Jess Thom has Tourette's. She is also a fantastically entertaining performer. Along with her assistant known as Chopin (Jess Mable Jones), the two put on a fascinating piece of live theatre. Thom's condition makes her involuntarily say 'biscuit' 16,000 times a day, as well as all sorts of other unpredictable things. These tics are not just silly, but often oozing with creativity. When Thom talks about the number of people with Tourette's in the UK she said there are 300,000 people and, in a moment of involuntary tic, 'and nine dinosaurs.'
This sort of unpredictability makes for an awkward start, with the audience being unsure of what constitutes laughing at or laughing with. The set is made up of whimsical things like a photo of Mother Teresa, an anvil with the word 'bin' on it, and a piece of bread named Steve – all things Thom said when asked what the set should be. You aren't sure if the performance is going off the rails or if this is what was planned, or probably most likely, both. But it doesn't take long for Thom and Chopin to win you over through their pure talent and magnetism. In fact, the best parts of the show are when they start to veer from the planned script, seeing not only what the performers improvise in the moment, but how they manage to reel in the chaos.
Instead of just a comedic look at what Thom's life is like, it is not only a hilarious but an incredibly touching one too. Moments like watching Thom try to eat a strawberry or comparing Tourette's to blinking transform the often misunderstood condition into a relatable, everyday experience. Particularly impactful are her stories of her experiences in attending theatre and being asked to move to where people can't hear her. It's even more impressive when you realize Thom has taken this difficult memory and turned it into a positive, where her seat now is the best in the house.

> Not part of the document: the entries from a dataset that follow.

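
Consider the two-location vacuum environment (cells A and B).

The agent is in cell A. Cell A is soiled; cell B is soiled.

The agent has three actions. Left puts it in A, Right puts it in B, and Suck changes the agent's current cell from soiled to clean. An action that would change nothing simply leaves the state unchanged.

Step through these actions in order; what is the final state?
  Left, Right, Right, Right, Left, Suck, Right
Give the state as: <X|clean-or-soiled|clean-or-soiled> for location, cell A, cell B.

<B|clean|soiled>

Left (#1): <A|soiled|soiled>
Right (#2): <B|soiled|soiled>
Right (#3): <B|soiled|soiled>
Right (#4): <B|soiled|soiled>
Left (#5): <A|soiled|soiled>
Suck (#6): <A|clean|soiled>
Right (#7): <B|clean|soiled>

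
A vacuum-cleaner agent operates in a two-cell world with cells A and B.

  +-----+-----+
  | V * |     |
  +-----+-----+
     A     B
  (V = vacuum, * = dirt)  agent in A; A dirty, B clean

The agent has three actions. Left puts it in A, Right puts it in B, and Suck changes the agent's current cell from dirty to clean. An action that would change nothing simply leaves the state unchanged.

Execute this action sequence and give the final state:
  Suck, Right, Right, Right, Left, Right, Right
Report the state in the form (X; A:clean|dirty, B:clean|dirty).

step 1/7 (Suck): (A; A:clean, B:clean)
step 2/7 (Right): (B; A:clean, B:clean)
step 3/7 (Right): (B; A:clean, B:clean)
step 4/7 (Right): (B; A:clean, B:clean)
step 5/7 (Left): (A; A:clean, B:clean)
step 6/7 (Right): (B; A:clean, B:clean)
step 7/7 (Right): (B; A:clean, B:clean)

(B; A:clean, B:clean)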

Backstage in Biscuit Land is theatre at it's best. It's not only one of the most entertaining performances happening now, but emotionally powerful, filled with twists and turns, and at the same time enlightening and full of empathy. When theatre makes you challenge your own beliefs about the world, that's when it has gone beyond simply words on a stage into something much bigger. And Biscuit Land is one of the rare ones to do so.